The millennial on your cellphone plan is ruining retirement


The stereotype of millennials living in their parents' basements is well worn by now, but what about the 30-year-old still on a family cellphone plan? Or the 35-year-old piggybacking mom and dad's Netflix?Parental support of adult "kids" ranges from full dependency to steady drips of cash infusions, with all of it degrading retirement savings. Almost half of U.S. millennials have received some form of monetary assistance, even if they are living on their own, according to a study released Thursday by the financial firm Fidelity. The top budget item millennials get help with, according to Fidelity: cellphone bills, followed by clothing. The budgetary impact is not chump change. A recent survey from consulting firm Age Wave and Merrill Lynch found that 60 percent of Americans over 50 have provided financial help to other family members in the past five years, with 68 percent of that support going to adult children. The average amount given over that time period: $14,900. Deciding when enough is enough is a hard task for everyone involved. "There are so many of us that have enabled our children. It's hard to start saying no," says Mary Ballin, 53, a financial adviser for Mosaic Financial Partners in Walnut Creek, California. Ballin not only advises clients who are trying to get their "kids" off the balance sheet, but she also knows from experience. Her 21-year-old son is currently living at home, taking a break from college. Her strategy is to enforce a payment schedule."We said: 'When you quit school, by October 1 the phone is on you, and by January 1, the car is on you,' " Ballin says. By the time her son is 24, Ballin hopes he will be out on his own. At age 25, he needs to be fully self-sufficient, she says. That is because Ballin and her husband have retirement plans, and they want to shift their focus.

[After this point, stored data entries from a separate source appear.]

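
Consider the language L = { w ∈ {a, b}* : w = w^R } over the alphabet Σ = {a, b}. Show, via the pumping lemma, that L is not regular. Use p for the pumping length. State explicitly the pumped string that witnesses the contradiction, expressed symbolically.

a^{p+k} b a^p

Assume L is regular; let p be its pumping constant.
Take w = a^p b a^p, a palindrome of length 2p+1 ≥ p.
Write w = xyz as guaranteed by the lemma, with |xy| ≤ p and |y| ≥ 1.
Because |xy| ≤ p and w begins with p copies of a, we have y = a^k with 1 ≤ k ≤ p.
Pump with i = 2: xy^2z = a^{p+k} b a^p. Its reverse is a^p b a^{p+k}, which differs from xy^2z since k ≥ 1. So xy^2z is not a palindrome and xy^2z ∉ L.
This is a contradiction; hence L is not regular.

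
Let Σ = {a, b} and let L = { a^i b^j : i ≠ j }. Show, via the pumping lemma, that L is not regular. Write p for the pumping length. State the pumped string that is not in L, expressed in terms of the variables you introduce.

a^{p+p!} b^{p+p!}

Suppose for contradiction that L is regular, and let p be the pumping length.
Choose w = a^p b^{p+p!}. Since p ≠ p+p!, w ∈ L; and |w| ≥ p.
Write w = xyz as guaranteed by the lemma, with |xy| ≤ p and |y| ≥ 1.
The first p characters of w are a's, so xy (and hence y) consists only of a's. Write y = a^k, 1 ≤ k ≤ p.
Since 1 ≤ k ≤ p, k divides p!; set t = 1 + p!/k. Then xy^t z has p + (p!/k)·k = p + p! copies of a. Now the a-count equals the b-count, so i ≠ j fails. So xy^t z = a^{p+p!} b^{p+p!} ∉ L.
Contradiction. Therefore L is not regular.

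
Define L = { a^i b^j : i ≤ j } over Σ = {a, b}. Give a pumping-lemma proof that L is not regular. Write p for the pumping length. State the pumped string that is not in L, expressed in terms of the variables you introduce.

a^{p+k} b^p

Suppose for contradiction that L is regular, and let p be the pumping length.
Choose w = a^p b^p ∈ L, with |w| = 2p ≥ p.
By the pumping lemma, w = xyz with |xy| ≤ p and |y| ≥ 1.
Because |xy| ≤ p and w begins with p copies of a, we have y = a^k with 1 ≤ k ≤ p.
Consider xy^2z = a^{p+k} b^p. Since k ≥ 1, the a-count p+k exceeds the b-count p, so i ≤ j fails; thus xy^2z ∉ L.
This is a contradiction; hence L is not regular.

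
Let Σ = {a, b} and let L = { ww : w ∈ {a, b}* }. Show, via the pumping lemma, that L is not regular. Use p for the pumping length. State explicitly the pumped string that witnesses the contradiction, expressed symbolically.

a^{p+k} b^p a^p b^p

Assume L is regular; let p be its pumping constant.
Take w = a^p b^p a^p b^p = uu where u = a^pb^p; then w ∈ L and |w| = 4p ≥ p.
By the pumping lemma, w = xyz with |xy| ≤ p and y is nonempty.
Since the first p symbols of w are all a's and |xy| ≤ p, y lies entirely in the leading a-block: y = a^k for some k with 1 ≤ k ≤ p.
Pump with i = 2: xy^2z = a^{p+k} b^p a^p b^p, of length 4p+k. Suppose this equals vv. The string starts with a and ends with b, so v does too; thus the boundary between the two copies of v is a b→a transition. There is exactly one such transition, at position 2p+k, so |v| = 2p+k and |vv| = 4p+2k ≠ 4p+k since k ≥ 1. So xy^2z ∉ L.
This is a contradiction; hence L is not regular.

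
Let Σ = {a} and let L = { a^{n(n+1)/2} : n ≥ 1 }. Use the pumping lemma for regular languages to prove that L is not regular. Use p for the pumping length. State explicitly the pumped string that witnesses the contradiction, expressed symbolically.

Assume L is regular. Let p be the pumping length given by the pumping lemma.
Take w = a^{p(p+1)/2} ∈ L with |w| = p(p+1)/2 ≥ p.
Write w = xyz as guaranteed by the lemma, with |xy| ≤ p and |y| > 0.
Then y = a^k for some k with 1 ≤ k ≤ p.
Pump with i = 2: xy^2z = a^{p(p+1)/2+k}. Since 1 ≤ k ≤ p, p(p+1)/2 < p(p+1)/2+k ≤ p(p+1)/2+p < (p+1)(p+2)/2, so p(p+1)/2+k is strictly between consecutive triangular numbers. So xy^2z ∉ L.
Contradiction. Therefore L is not regular.

a^{p(p+1)/2+k}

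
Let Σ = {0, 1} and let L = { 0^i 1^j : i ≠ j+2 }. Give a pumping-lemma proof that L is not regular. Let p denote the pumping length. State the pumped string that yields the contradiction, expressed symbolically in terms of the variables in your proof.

0^{p+p!} 1^{p+p!-2}

Suppose for contradiction that L is regular, and let p be the pumping length.
Choose w = 0^p 1^{p+p!-2}. Since p ≠ (p+p!-2)+2 = p+p!, w ∈ L; and |w| ≥ p.
The pumping lemma gives a decomposition w = xyz where |xy| ≤ p and |y| ≥ 1.
Because |xy| ≤ p and w begins with p copies of 0, we have y = 0^k with 1 ≤ k ≤ p.
Since 1 ≤ k ≤ p, k divides p!; set t = 1 + p!/k. Then xy^t z has p + (p!/k)·k = p + p! copies of 0. Now the 0-count is p+p! and (1-count)+2 = (p+p!-2)+2 = p+p!, so i ≠ j+2 fails. So xy^t z = 0^{p+p!} 1^{p+p!-2} ∉ L.
This contradicts the pumping lemma, so L is not regular.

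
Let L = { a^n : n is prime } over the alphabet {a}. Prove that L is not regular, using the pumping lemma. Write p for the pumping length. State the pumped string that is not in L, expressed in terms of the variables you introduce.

Toward a contradiction, assume L is regular with pumping length p.
Let q be a prime with q ≥ p+2 (infinitely many primes exist), and take w = a^q ∈ L with |w| = q ≥ p.
Write w = xyz as guaranteed by the lemma, with |xy| ≤ p and y is nonempty.
Then y = a^k for some k with 1 ≤ k ≤ p.
Since 1 ≤ k ≤ p, |xz| = q-k. Pump with i = q+1: |xy^{q+1}z| = (q-k)+(q+1)k = q+qk = q(1+k), which is composite (both factors ≥ 2). So xy^{q+1}z = a^{q(1+k)} ∉ L.
Contradiction. Therefore L is not regular.

a^{q(1+k)}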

"As that next stage of life is coming sooner and sooner, I want to travel more. I can't keep paying for these kids," Ballin says. WAKE-UP CALLS One way to facilitate the wake-up call is to participate in a financial literacy program together. Wendy Lawrence got her husband and three stepchildren (ages 17, 19, and 29) involved in one through her employer, SunTrust Bank . "We had a frank discussion of how much we spend on them. It was eye-opening," says Lawrence, 45.

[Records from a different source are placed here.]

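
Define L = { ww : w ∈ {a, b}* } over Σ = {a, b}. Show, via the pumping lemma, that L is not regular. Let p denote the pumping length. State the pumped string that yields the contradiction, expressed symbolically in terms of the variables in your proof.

a^{p+k} b^p a^p b^p

Suppose for contradiction that L is regular, and let p be the pumping length.
Take w = a^p b^p a^p b^p = uu where u = a^pb^p; then w ∈ L and |w| = 4p ≥ p.
By the pumping lemma, w = xyz with |xy| ≤ p and |y| ≥ 1.
The first p characters of w are a's, so xy (and hence y) consists only of a's. Write y = a^k, 1 ≤ k ≤ p.
Pump with i = 2: xy^2z = a^{p+k} b^p a^p b^p, of length 4p+k. Suppose this equals vv. The string starts with a and ends with b, so v does too; thus the boundary between the two copies of v is a b→a transition. There is exactly one such transition, at position 2p+k, so |v| = 2p+k and |vv| = 4p+2k ≠ 4p+k since k ≥ 1. So xy^2z ∉ L.
This is a contradiction; hence L is not regular.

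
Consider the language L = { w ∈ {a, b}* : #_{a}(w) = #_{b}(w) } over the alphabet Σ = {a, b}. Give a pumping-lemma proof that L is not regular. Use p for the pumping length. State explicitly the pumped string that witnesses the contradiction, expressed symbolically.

a^{p+k} b^p

Assume L is regular; let p be its pumping constant.
Choose w = a^p b^p ∈ L with |w| = 2p ≥ p.
Write w = xyz as guaranteed by the lemma, with |xy| ≤ p and |y| > 0.
The first p characters of w are a's, so xy (and hence y) consists only of a's. Write y = a^k, 1 ≤ k ≤ p.
Pump with i = 2: xy^2z = a^{p+k} b^p has p+k occurrences of a but only p of b. Since k ≥ 1 the counts differ, so xy^2z ∉ L.
This contradicts the pumping lemma, so L is not regular.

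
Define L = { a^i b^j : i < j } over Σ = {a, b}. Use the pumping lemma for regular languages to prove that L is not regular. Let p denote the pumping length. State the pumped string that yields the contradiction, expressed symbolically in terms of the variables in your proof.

a^{p+k} b^{p+1}

Suppose for contradiction that L is regular, and let p be the pumping length.
Choose w = a^p b^{p+1} ∈ L, with |w| = 2p+1 ≥ p.
Write w = xyz as guaranteed by the lemma, with |xy| ≤ p and y is nonempty.
Because |xy| ≤ p and w begins with p copies of a, we have y = a^k with 1 ≤ k ≤ p.
Consider xy^2z = a^{p+k} b^{p+1}. Since k ≥ 1, the a-count p+k is at least p+1, so i < j fails; thus xy^2z ∉ L.
This contradicts the pumping lemma, so L is not regular.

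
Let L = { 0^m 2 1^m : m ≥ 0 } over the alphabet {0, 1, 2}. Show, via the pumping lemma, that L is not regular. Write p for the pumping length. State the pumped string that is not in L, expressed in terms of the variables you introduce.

Assume L is regular; let p be its pumping constant.
Take w = 0^p 2 1^p ∈ L with |w| = 2p+1 ≥ p.
By the pumping lemma, w = xyz with |xy| ≤ p and y is nonempty.
Because |xy| ≤ p and w begins with p copies of 0, we have y = 0^k with 1 ≤ k ≤ p.
Pump with i = 2: xy^2z = 0^{p+k} 2 1^p, which would require p+k = p. But k ≥ 1, so xy^2z ∉ L.
This is a contradiction; hence L is not regular.

0^{p+k} 2 1^p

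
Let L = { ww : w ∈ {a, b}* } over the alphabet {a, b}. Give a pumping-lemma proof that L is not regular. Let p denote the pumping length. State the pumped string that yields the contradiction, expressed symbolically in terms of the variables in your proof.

Assume L is regular. Let p be the pumping length given by the pumping lemma.
Take w = a^p b^p a^p b^p = uu where u = a^pb^p; then w ∈ L and |w| = 4p ≥ p.
Write w = xyz as guaranteed by the lemma, with |xy| ≤ p and |y| ≥ 1.
Since the first p symbols of w are all a's and |xy| ≤ p, y lies entirely in the leading a-block: y = a^k for some k with 1 ≤ k ≤ p.
Pump with i = 2: xy^2z = a^{p+k} b^p a^p b^p, of length 4p+k. Suppose this equals vv. The string starts with a and ends with b, so v does too; thus the boundary between the two copies of v is a b→a transition. There is exactly one such transition, at position 2p+k, so |v| = 2p+k and |vv| = 4p+2k ≠ 4p+k since k ≥ 1. So xy^2z ∉ L.
This is a contradiction; hence L is not regular.

a^{p+k} b^p a^p b^p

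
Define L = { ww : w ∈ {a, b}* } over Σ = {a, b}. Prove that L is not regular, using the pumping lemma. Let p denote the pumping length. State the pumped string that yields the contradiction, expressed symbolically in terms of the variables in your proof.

a^{p+k} b^p a^p b^p

Assume L is regular. Let p be the pumping length given by the pumping lemma.
Take w = a^p b^p a^p b^p = uu where u = a^pb^p; then w ∈ L and |w| = 4p ≥ p.
The pumping lemma gives a decomposition w = xyz where |xy| ≤ p and |y| ≥ 1.
The first p characters of w are a's, so xy (and hence y) consists only of a's. Write y = a^k, 1 ≤ k ≤ p.
Pump with i = 2: xy^2z = a^{p+k} b^p a^p b^p, of length 4p+k. Suppose this equals vv. The string starts with a and ends with b, so v does too; thus the boundary between the two copies of v is a b→a transition. There is exactly one such transition, at position 2p+k, so |v| = 2p+k and |vv| = 4p+2k ≠ 4p+k since k ≥ 1. So xy^2z ∉ L.
This contradicts the pumping lemma, so L is not regular.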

The 29-year-old, who lives at home, now pays rent. Lawrence and her husband put some aside to help him save for a down payment. He also is maxing out his 401(k). While Lawrence says her stepson would rather be out on his own, he is glad to be saving. And she gets something in return. "He's 6'5" and has some skills, so if we have something that needs to get done, he does it," Lawrence says. But sometimes that parental wake-up call rings differently. For Barbara Trainin Blank, a freelance writer near Washington, D. C., it makes more sense to pay rent for her 26-year-old daughter to live nearby rather than stay with them because they clash too often. Like many parents, Blank gives her daughter money and has no idea where it goes. The Age Wave study found that this "mystery" money was actually the top destination of contributions, accounting for 36 percent, while cellphones and rent were further down the list.

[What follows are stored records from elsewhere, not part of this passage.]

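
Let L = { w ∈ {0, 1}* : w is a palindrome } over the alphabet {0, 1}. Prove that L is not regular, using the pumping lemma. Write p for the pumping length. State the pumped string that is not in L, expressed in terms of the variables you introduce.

Assume L is regular. Let p be the pumping length given by the pumping lemma.
Take w = 0^p 1 0^p, a palindrome of length 2p+1 ≥ p.
The pumping lemma gives a decomposition w = xyz where |xy| ≤ p and y is nonempty.
The first p characters of w are 0's, so xy (and hence y) consists only of 0's. Write y = 0^k, 1 ≤ k ≤ p.
Pump with i = 2: xy^2z = 0^{p+k} 1 0^p. Its reverse is 0^p 1 0^{p+k}, which differs from xy^2z since k ≥ 1. So xy^2z is not a palindrome and xy^2z ∉ L.
This contradicts the pumping lemma, so L is not regular.

0^{p+k} 1 0^p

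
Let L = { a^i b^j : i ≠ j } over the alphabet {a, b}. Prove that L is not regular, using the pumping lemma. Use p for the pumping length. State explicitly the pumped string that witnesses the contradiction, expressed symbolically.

a^{p+p!} b^{p+p!}

Assume L is regular. Let p be the pumping length given by the pumping lemma.
Choose w = a^p b^{p+p!}. Since p ≠ p+p!, w ∈ L; and |w| ≥ p.
The pumping lemma gives a decomposition w = xyz where |xy| ≤ p and |y| ≥ 1.
Because |xy| ≤ p and w begins with p copies of a, we have y = a^k with 1 ≤ k ≤ p.
Since 1 ≤ k ≤ p, k divides p!; set t = 1 + p!/k. Then xy^t z has p + (p!/k)·k = p + p! copies of a. Now the a-count equals the b-count, so i ≠ j fails. So xy^t z = a^{p+p!} b^{p+p!} ∉ L.
This is a contradiction; hence L is not regular.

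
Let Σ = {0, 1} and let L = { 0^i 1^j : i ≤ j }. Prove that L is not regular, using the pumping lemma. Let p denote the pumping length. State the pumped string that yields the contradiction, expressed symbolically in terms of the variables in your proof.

0^{p+k} 1^p

Suppose for contradiction that L is regular, and let p be the pumping length.
Choose w = 0^p 1^p ∈ L, with |w| = 2p ≥ p.
Write w = xyz as guaranteed by the lemma, with |xy| ≤ p and y is nonempty.
The first p characters of w are 0's, so xy (and hence y) consists only of 0's. Write y = 0^k, 1 ≤ k ≤ p.
Consider xy^2z = 0^{p+k} 1^p. Since k ≥ 1, the 0-count p+k exceeds the 1-count p, so i ≤ j fails; thus xy^2z ∉ L.
This contradicts the pumping lemma, so L is not regular.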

Blank, 68, would love to get her daughter fully launched so she and her husband can slow down a bit. "We don't really want to retire, but we'd like to be able to," she says. For now, Blank is a bit flummoxed. "Some people have said to just tell her to leave, but that's easier said than done," Blank says. Psychologist Jody Rosenberg, who practices in Los Angeles and has a radio show (psychologicalhealingcenter.com/radio-show/), says the key is to know the difference between what is helpful and what is not. "If they are sitting on the couch eating bonbons, it's unhelpful. If they are in school and getting all their ducks in order, that's helpful," Rosenberg says.(In 12th paragraph, this story corrects the ticker symbol for SunTrust.)